Monday, October 19, 2015

History of the Globe and accountability

I joined in the laughter over the Globe and Mail's ludicrous "endorsement" on the weekend -- we should all vote for the Conservative Party but that Stephen Harper should please resign as leader.
It is not time for the Conservatives to go. But it is time for Mr. Harper to take his leave.... His party deserves to be re-elected. But after Oct. 19, he should quickly resign.
Some of the jokes were pretty funny. "The News but not Huey Lewis" "The Globe -- but not the Mail."  

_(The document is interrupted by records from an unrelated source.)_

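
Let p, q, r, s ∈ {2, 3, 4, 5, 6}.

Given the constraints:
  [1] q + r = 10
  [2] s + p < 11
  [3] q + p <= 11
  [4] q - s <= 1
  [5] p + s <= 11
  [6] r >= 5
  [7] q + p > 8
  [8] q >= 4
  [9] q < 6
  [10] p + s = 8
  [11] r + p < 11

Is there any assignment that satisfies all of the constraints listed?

The assignment p = 4, q = 5, r = 5, s = 4 works:
  constraint 1 holds since q + r = 10.
  constraint 2 holds since s + p = 8.
  constraint 3 holds since q + p = 9.
The rest check out directly.

Satisfiable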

It occurred to me that this suggests the Globe actually has a crude, ill-thought-out yearning for what happens in real parliamentary democracies to prevail in Canada.

All over the world, when a parliamentary party has support but its leader is dangerous/arrogant/incompetent/dragging the party down, the caucus holds a quick meeting, accountability is restored, and the parliamentarians selects a new leader more in keeping with what the party and the electorate wants.  But they don't sit about hoping the guy might take a hint.

It's only Canada that has thoroughly institutionalized this parody of parliamentary process, in which, instead of getting constant leadership accountability, even stalwart supporters like the editorial board of the Globe are reduced to wishin' and hopin' an' thinkin' and prayin' that the boss might eventually consider doing the right thing.  On his own time. If he feels like it.

The Globe but not the Mail, yes. George Brown wouldn't have stood for this kind of thing!

Update, May 21:  Maybe the Globe had rumours of inside murmuring. The Star reports that the Conservative campaign team considered having Harper make a resignation promise. But they understood it would be useless and doubled down on the niqab witchhunt instead.